To Your Health
By James N. Dillard, M.D.
(11/26/2009) We can all be thankful that we live in a country where experts and authorities can change their minds when they need to. Flexibility is good, but change that may affect our very lives can be anxiety-provoking. Doctors and public health leaders have spent years reinforcing the need for mammograms and Pap smears at certain ages, but now the recommendations are changing.
Last week, the Preventive Services Task Force of the Department of Health and Human Services recommended that screening mammograms begin at age 50 instead of age 40, and that they be performed only every other year. The federally appointed expert panel questioned the usefulness of mammography after age 75, and it recommended against breast self-examinations.
In the same vein, the American College of Obstetricians and Gynecologists is about to loosen its recommendations for first Pap smear age and subsequent frequency. The print media and television have made much ado about these changes, and people seem upset. The turmoil may be mostly because it is challenging to understand the fundamental concepts of medical screening tests.
Health screening tests are only about looking for hidden or impending disease (doctors call it clinically occult disease). We are all at risk for illness, and we’d like to be able to detect illness early before it manifests with symptoms, so long as there is something we can do about it.
If you take a large group of people, there has to be some significant amount of hidden disease in that group for any medical screening test to make sense. If you take 5,000 people and only one person actually has a hidden disease, then it doesn’t make sense to test all 5,000.
This notion flies in the face of our frequent sense that no effort is too great when looking for hidden disease. Many people feel that more is always better. This is not true. Whether it is a skin test for tuberculosis, an electrocardiogram for heart disease, or bone density testing for osteoporosis, more testing of groups where there is very little disease can cause more problems than it prevents.
Every medical test is imperfect, and most have concrete risks. Every medical test has false positives (the test says you have a disease when you really don’t) and false negatives (the test says you are okay when you actually have the disease).
If a group of 5,000 people has very few individuals with the disease, say only one or two, then you are bound to get more false positives when you test them, because the tests are not perfect.
With breast cancer, there is a steady increase in cases as women get older. There are very few breast cancers in women in their 30s and 40s, so the false positive rate is higher. These women will be getting unnecessary M.R.I.s, biopsies, and other procedures. But don’t worry — you can still get a mammogram in your 40s if you want one. These are only guidelines.
“Screening mammography in women under 50 is problematic, and has always been problematic,” said Dr. Darrell N. Smith, a breast cancer detection expert and assistant professor of radiology at Harvard Medical School. “This is not a new debate. Ten years ago, we were debating whether we should screen at all under age 50,” he told me.
We need screening tools that have good sensitivity for detecting disease (low false negatives), and good specificity (the test detects an important disease specifically and not some other more trivial condition). Most important, you have to detect a disease that would matter to your medical outcome.

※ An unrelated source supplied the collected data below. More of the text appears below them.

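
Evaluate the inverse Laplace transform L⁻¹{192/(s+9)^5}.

L⁻¹{n!/(s-a)^(n+1)} = t^n·e^(at) with n=4, a=-9. So L⁻¹{24/(s+9)^5} = t^4·e^(-9t), and L⁻¹{192/(s+9)^5} = (192/24)·t^4·e^(-9t) = 8·t^4·e^(-9t)

Final answer: 8·t^4·e^(-9t)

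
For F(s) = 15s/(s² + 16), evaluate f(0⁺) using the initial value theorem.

f(0⁺) = lim_{s→∞} s·15s/(s² + 16) = lim_{s→∞} 15s²/(s² + 16) = 15

Final answer: 15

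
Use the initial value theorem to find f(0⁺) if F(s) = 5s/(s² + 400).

f(0⁺) = lim_{s→∞} s·5s/(s² + 400) = lim_{s→∞} 5s²/(s² + 400) = 5

Final answer: 5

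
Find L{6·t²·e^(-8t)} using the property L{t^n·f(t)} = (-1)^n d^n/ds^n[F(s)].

L{e^(-8t)} = 1/(s+8). d/ds[1/(s+8)] = -1/(s+8)². d²/ds²[1/(s+8)] = 2/(s+8)³. So L{t²·e^(-8t)} = (-1)² · 2/(s+8)³ = 2/(s+8)³. Then L{6·t²·e^(-8t)} = 6·2/(s+8)³ = 12/(s+8)³

Final answer: 12/(s+8)³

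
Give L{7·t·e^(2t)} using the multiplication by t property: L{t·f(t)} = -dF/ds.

Using L{t^n·e^(at)} = n!/(s-a)^(n+1), L{t·e^(2t)} = 1/(s-2)^2, so L{7·t·e^(2t)} = 7·1/(s-2)^2 = 7/(s-2)^2

Final answer: 7/(s-2)^2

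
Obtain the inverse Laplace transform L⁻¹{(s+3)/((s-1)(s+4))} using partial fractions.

Using partial fractions, f(t) = (4e^t + e^(-4t))/5

Final answer: (4e^t + e^(-4t))/5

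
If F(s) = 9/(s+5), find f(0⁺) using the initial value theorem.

f(0⁺) = lim_{s→∞} s·9/(s+5) = lim_{s→∞} 9s/(s+5) = 9

Final answer: 9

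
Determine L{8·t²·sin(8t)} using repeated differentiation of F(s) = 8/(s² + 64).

F(s) = 8/(s² + 64). F'(s) = -16s/(s² + 64)². F''(s) = -16(64 - 3s²)/(s² + 64)³ = (48s² - 1024)/(s² + 64)³. So L{t²·sin(8t)} = (-1)² F''(s) = (48s² - 1024)/(s² + 64)³. Then L{8·t²·sin(8t)} = 8·(48s² - 1024)/(s² + 64)³ = (384s² - 8192)/(s² + 64)³

Final answer: (384s² - 8192)/(s² + 64)³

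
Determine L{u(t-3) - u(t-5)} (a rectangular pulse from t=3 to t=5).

L{u(t-a)} = e^(-as)/s. L{u(t-3) - u(t-5)} = (e^(-3s) - e^(-5s))/s

Final answer: (e^(-3s) - e^(-5s))/s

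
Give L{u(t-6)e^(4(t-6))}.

u(t-a)f(t-a) with f(t)=e^(4t). L{e^(4t)} = 1/(s-4). By time shift: e^(-6s)/(s-4)

Final answer: e^(-6s)/(s-4)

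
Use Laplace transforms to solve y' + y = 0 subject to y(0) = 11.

L{y'} + L{y} = 0. sY - 11 + Y = 0. Y(s+1) = 11. Y = 11/(s+1)

Final answer: y(t) = 11e^(-t)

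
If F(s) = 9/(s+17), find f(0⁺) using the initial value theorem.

f(0⁺) = lim_{s→∞} s·9/(s+17) = lim_{s→∞} 9s/(s+17) = 9

Final answer: 9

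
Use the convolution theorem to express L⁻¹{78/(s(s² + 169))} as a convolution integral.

78/(s(s² + 169)) = (1/s)·(78/(s² + 169)) = L{1}·L{6·sin(13t)}. So f(t) = 1*(6·sin(13t)) = ∫₀ᵗ 6·sin(13τ) dτ

Final answer: ∫₀ᵗ 6·sin(13τ) dτ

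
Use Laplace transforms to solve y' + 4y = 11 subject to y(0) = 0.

sY + 4Y = 11/s. Y = 11/(s(s+4)). Partial fractions: Y = 11/4/s - 11/4/(s+4)

Final answer: y(t) = 11/4(1 - e^(-4t))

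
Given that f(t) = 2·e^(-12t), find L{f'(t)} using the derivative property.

f(0) = 2, F(s) = 2/(s+12). L{f'(t)} = s·F(s) - f(0) = 2s/(s+12) - 2 = (2s - 2(s+12))/(s+12) = -24/(s+12)

Final answer: -24/(s+12)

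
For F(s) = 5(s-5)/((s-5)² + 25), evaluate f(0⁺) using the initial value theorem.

f(0⁺) = lim_{s→∞} sF(s) = lim_{s→∞} 5s(s-5)/((s-5)² + 25) = 5

Final answer: 5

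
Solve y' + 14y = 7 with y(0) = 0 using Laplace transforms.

sY + 14Y = 7/s. Y = 7/(s(s+14)). Partial fractions: Y = 1/2/s - 1/2/(s+14)

Final answer: y(t) = 1/2(1 - e^(-14t))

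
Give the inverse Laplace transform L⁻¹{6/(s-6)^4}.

L⁻¹{n!/(s-a)^(n+1)} = t^n·e^(at), so L⁻¹{6/(s-6)^4} = t^3·e^(6t)

Final answer: t^3·e^(6t)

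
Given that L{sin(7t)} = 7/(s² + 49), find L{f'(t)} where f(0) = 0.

L{f'(t)} = s·F(s) - f(0) = s·7/(s² + 49) - 0 = 7s/(s² + 49)

Final answer: 7s/(s² + 49)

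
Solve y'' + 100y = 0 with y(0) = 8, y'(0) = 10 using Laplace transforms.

L{y''} + 100L{y} = 0. s²Y - 8s - 10 + 100Y = 0. Y(s² + 100) = 8s + 10. Y = (8s + 10)/(s² + 100). Inverting: y(t) = 8cos(10t) + sin(10t)

Final answer: y(t) = 8cos(10t) + sin(10t)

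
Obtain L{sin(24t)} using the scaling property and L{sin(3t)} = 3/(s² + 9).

Using L{f(at)} = (1/a)F(s/a) with a=8: L{sin(24t)} = (1/8) · 3/((s/8)² + 9) = (1/8) · 3·64/(s² + 576) = 24/(s² + 576)

Final answer: 24/(s² + 576)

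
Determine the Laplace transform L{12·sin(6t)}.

L{sin(ωt)} = ω/(s² + ω²), so L{sin(6t)} = 6/(s² + 36). Then L{12·sin(6t)} = 12·6/(s² + 36) = 72/(s² + 36)

Final answer: 72/(s² + 36)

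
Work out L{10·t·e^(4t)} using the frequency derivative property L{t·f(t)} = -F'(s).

L{e^(4t)} = 1/(s-4). By frequency derivative: L{t·e^(4t)} = -d/ds[1/(s-4)] = -(-1)/(s-4)² = 1/(s-4)². Then L{10·t·e^(4t)} = 10·1/(s-4)² = 10/(s-4)²

Final answer: 10/(s-4)²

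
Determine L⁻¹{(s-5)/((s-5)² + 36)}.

Using frequency shift: L⁻¹{(s-a)/((s-a)² + b²)} = e^(at)cos(bt). Here a=5, b=6

Final answer: e^(5t)·cos(6t)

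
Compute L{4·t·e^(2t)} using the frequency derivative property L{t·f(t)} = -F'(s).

L{e^(2t)} = 1/(s-2). By frequency derivative: L{t·e^(2t)} = -d/ds[1/(s-2)] = -(-1)/(s-2)² = 1/(s-2)². Then L{4·t·e^(2t)} = 4·1/(s-2)² = 4/(s-2)²

Final answer: 4/(s-2)²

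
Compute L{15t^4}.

L{t^n} = n!/s^(n+1). So L{15t^4} = 15·4!/s^5 = 360/s^5

Final answer: 360/s^5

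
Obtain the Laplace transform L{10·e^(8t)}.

L{e^(at)} = 1/(s-a), so L{e^(8t)} = 1/(s-8). Then L{10·e^(8t)} = 10/(s-8)

Final answer: 10/(s-8)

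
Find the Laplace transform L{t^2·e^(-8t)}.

L{t^n·e^(at)} = n!/(s-a)^(n+1), so L{t^2·e^(-8t)} = 2/(s+8)^3

Final answer: 2/(s+8)^3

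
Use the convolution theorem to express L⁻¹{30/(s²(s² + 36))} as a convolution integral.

30/(s²(s² + 36)) = (1/s²)·(30/(s² + 36)) = L{t}·L{5·sin(6t)}. So f(t) = t*(5·sin(6t)) = ∫₀ᵗ 5τ·sin(6(t-τ)) dτ

Final answer: ∫₀ᵗ 5τ·sin(6(t-τ)) dτ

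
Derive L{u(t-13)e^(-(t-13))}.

u(t-a)f(t-a) with f(t)=e^(-t). L{e^(-t)} = 1/(s+1). By time shift: e^(-13s)/(s+1)

Final answer: e^(-13s)/(s+1)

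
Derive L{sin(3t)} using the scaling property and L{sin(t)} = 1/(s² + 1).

Using L{f(at)} = (1/a)F(s/a) with a=3: L{sin(3t)} = (1/3) · 1/((s/3)² + 1) = (1/3) · 1·9/(s² + 9) = 3/(s² + 9)

Final answer: 3/(s² + 9)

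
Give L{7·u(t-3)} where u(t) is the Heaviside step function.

L{u(t-a)} = e^(-as)/s. Here a=3, so L{u(t-3)} = e^(-3s)/s, and L{7·u(t-3)} = 7·e^(-3s)/s

Final answer: 7·e^(-3s)/s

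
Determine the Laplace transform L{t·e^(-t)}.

L{t^n·e^(at)} = n!/(s-a)^(n+1), so L{t·e^(-t)} = 1/(s+1)^2

Final answer: 1/(s+1)^2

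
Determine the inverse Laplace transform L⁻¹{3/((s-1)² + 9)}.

Using frequency shift, L⁻¹{3/((s-1)² + 9)} = e^t·sin(3t)

Final answer: e^t·sin(3t)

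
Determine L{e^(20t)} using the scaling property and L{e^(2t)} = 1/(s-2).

Using L{f(at)} = (1/a)F(s/a) with a=10 and f(t) = e^(2t): L{e^(20t)} = (1/10) · 1/((s/10)-2) = (1/10) · 10/(s-20) = 1/(s-20)

Final answer: 1/(s-20)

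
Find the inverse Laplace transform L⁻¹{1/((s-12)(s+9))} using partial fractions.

Decompose: A/(s-12) + B/(s+9). A = 1/21, B = -1/21. f(t) = (e^(12t) - e^(-9t))/21

Final answer: (e^(12t) - e^(-9t))/21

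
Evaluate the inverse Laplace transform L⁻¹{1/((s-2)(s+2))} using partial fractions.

Decompose: A/(s-2) + B/(s+2). A = 1/4, B = -1/4. f(t) = (e^(2t) - e^(-2t))/4

Final answer: (e^(2t) - e^(-2t))/4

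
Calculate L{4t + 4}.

L{4t + 4} = 4·L{t} + 4·L{1} = 4/s² + 4/s

Final answer: 4/s² + 4/s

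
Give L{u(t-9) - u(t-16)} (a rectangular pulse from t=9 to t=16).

L{u(t-a)} = e^(-as)/s. L{u(t-9) - u(t-16)} = (e^(-9s) - e^(-16s))/s

Final answer: (e^(-9s) - e^(-16s))/s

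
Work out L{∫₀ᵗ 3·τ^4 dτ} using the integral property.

L{∫₀ᵗ f(τ)dτ} = F(s)/s with f(t) = 3t^4. F(s) = 72/s^5, so L{∫₀ᵗ 3·τ^4 dτ} = (72/s^5)/s = 72/s^6. (Check: ∫₀ᵗ 3·τ^4 dτ = 3t^5/5.)

Final answer: 72/s^6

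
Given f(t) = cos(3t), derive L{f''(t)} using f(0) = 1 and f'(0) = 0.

F(s) = s/(s² + 9). L{f''(t)} = s²F(s) - sf(0) - f'(0) = s³/(s² + 9) - s = (s³ - s(s² + 9))/(s² + 9) = -9s/(s² + 9)

Final answer: -9s/(s² + 9)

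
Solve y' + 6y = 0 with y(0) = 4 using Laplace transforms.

L{y'} + 6L{y} = 0. sY - 4 + 6Y = 0. Y(s+6) = 4. Y = 4/(s+6)

Final answer: y(t) = 4e^(-6t)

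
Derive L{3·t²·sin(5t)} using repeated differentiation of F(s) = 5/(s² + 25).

F(s) = 5/(s² + 25). F'(s) = -10s/(s² + 25)². F''(s) = -10(25 - 3s²)/(s² + 25)³ = (30s² - 250)/(s² + 25)³. So L{t²·sin(5t)} = (-1)² F''(s) = (30s² - 250)/(s² + 25)³. Then L{3·t²·sin(5t)} = 3·(30s² - 250)/(s² + 25)³ = (90s² - 750)/(s² + 25)³

Final answer: (90s² - 750)/(s² + 25)³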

Detection of abnormal cell changes that might not ever advance to invasive cancer confuses things. Patients get upset by any “abnormality,” but it has to be put into context by your doctors. There are many changes in the breast that are not and will not become lethal cancer.
Likewise, if you are detecting a disease for which nothing can be done, then screening is useless. The screening test needs to be able to make a difference in outcomes. The disease should be treatable at that stage.
All guidelines must be based on the science, what we call evidence-based medicine. Otherwise we may cause more harm than good. Screening sounds like a great idea, but you must have the science to back it up.
People get emotionally invested in screening tests, but is it a false sense of security? For example, in the best radiology centers, about 90 percent of breast cancers can be detected with mammography. But of the women who are sent for biopsy, about 75 percent will not have breast cancer. So you see, we need to be more precise and thoughtful about our recommendations.
There are only so many breast radiologists in the United States, and if we screen women who have a low chance of having a treatable cancer we will divert resources from reading highly needed studies. But even if we had more resources, it would still not make sense to screen low-rate populations. This is not really rationing — it is rational.